If you thought the floral and gifting industry is dead in the digital world of today, FTD Companies (NASDAQ: FTD ) might change your mind. FTD Companies' capital-light operating model and certain characteristics of the floral industry suggest the company is worth examining. It's also possible to compare FTD Companies with Signet (NYSE: SIG ) and Iconix Brand Group (NASDAQ: ICON ) to draw further insight about its investment merits.
The floral industry
Based on data from the U.S. Department of Commerce and Forrester, the U.S. floral industry is valued at approximately $28 billion, of which online floral sales accounts for about $4 billion. The online floral industry is a localized business, where on-time delivery is almost the most important part, apart from the price of flowers. Therefore, the market is dominated by players like FTD, which has a sufficiently extensive network of florists to fulfill orders. Its iconic Mercury Man logo can be found on close to 40,000 floral shops in 150 countries globally.
Furthermore, while the floral industry isn't literally bread and butter, it's supported by demand from occasion-specific purchases. There are always holidays like birthdays, Valentine's Day, and Mother's Day to stimulate the buying of flowers. In contrast, the purchase of other consumer products like smartphones and cars are far more discretionary in nature. In fact, FTD Companies capitalizes on these holidays by rolling out innovative products targeted at consumers.
Some examples include FTD Floral Jewels and FTD College Rose Collection. FTD Floral Jewels is a collection of birthstone-inspired bouquets that come with matching jewelry (birthstones) available for purchase separately. This has proven to be very popular as a floral and jewelry gifting solution around birthdays. FTD College Rose Collection is a unique collection of bi-colored roses that come in matching college colors. Not surprisingly, this is a hot-selling item for school anniversaries and graduations.
For weddings, FTD Companies has partnered with leading fashion designer Vera Wang, best known for her wedding gowns, to design floral arrangements and wedding bouquets.
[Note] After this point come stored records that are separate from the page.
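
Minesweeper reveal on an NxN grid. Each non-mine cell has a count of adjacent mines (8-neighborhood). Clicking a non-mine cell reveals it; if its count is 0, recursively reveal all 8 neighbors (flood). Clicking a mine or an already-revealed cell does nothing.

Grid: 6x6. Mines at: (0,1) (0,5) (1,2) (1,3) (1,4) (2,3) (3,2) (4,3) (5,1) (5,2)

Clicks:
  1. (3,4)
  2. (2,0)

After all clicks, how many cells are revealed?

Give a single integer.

Answer: 9

Derivation:
Click 1 (3,4) count=2: revealed 1 new [(3,4)] -> total=1
Click 2 (2,0) count=0: revealed 8 new [(1,0) (1,1) (2,0) (2,1) (3,0) (3,1) (4,0) (4,1)] -> total=9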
Another company benefiting from such occasion-driven purchases is Signet, the largest specialty jeweler in the U.S., the U.K., and Canada. Apart from the usual gifting and holiday purchases, Signet derives a substantial part of its revenues from the bridal category: engagement, wedding, and anniversary purchases.
In the U.S., bridal sales contribute about half of Signet's domestic revenues, while bridal jewelry makes up more than a quarter of Signet's U.K. sales. More importantly, deferred weddings have a delayed effect on Signet's business, because weddings are usually planned in advance. This further contributes to Signet's revenue resilience. The results speak for themselves, with Signet having stayed profitable and free-cash positive for nine of the past 10 years.
Asset-light business model
The cash conversion cycle measures the amount of time a company takes from the point it spends money on inventories to the point where it collects cash from the customers, minus the grace period given by suppliers for payment. The shorter the cash conversion cycle, the better the company's business model, and the more efficient management is. FTD Companies beats other bricks and mortar peers on this measure, boasting a negative cash conversion cycle.
FTD Companies beats them because of its superior business model. FTD Companies acts like a network operator, providing products and services to its network of retail florists and facilitating the transmission and fulfillment of orders among its network members. Therefore, FTD Companies holds limited inventories and collects cash from customers upfront. Its network florists are responsible for fulfilling consumer floral and gift orders, while consumers pay FTD Companies before it's required to pay its floral network members for fulfillment.
To have a better appreciation of the benefits of operating on such an asset-light model, it's worthwhile to study Iconix Brand, the world's second-largest brand licensor. It has achieved operating margins and free cash flow margins over 60% and 35%, respectively, in every year since 2006.
Apart from the strength of its portfolio of brands, Iconix Brand's differentiated operating model makes all the difference. Iconix Brand is only responsible for the marketing, merchandising and licensing of the brands it owns. It doesn't manufacture products, hold inventories or have its own stores. Instead, its licensees are responsible for sourcing, manufacturing, warehousing, and selling to consumers.
Similarly, FTD Companies has delivered an impressive set of financial results because of its asset-light business model. For the past four years, from 2010 to 2013, FTD Companies has delivered positive cash flow in each of the years, while maintaining double-digit EBITDA margins.
Foolish final thoughts
Although FTD Companies isn't a high-growth company, having expanded its revenues by a three-year CAGR of 4%, investors can take comfort in the fact that there is an element of demand resilience associated with occasion-driven floral purchases. Furthermore, FTD Companies' asset-light business model means its bottom line will be less negatively affected by any sales decline because of lower operating leverage.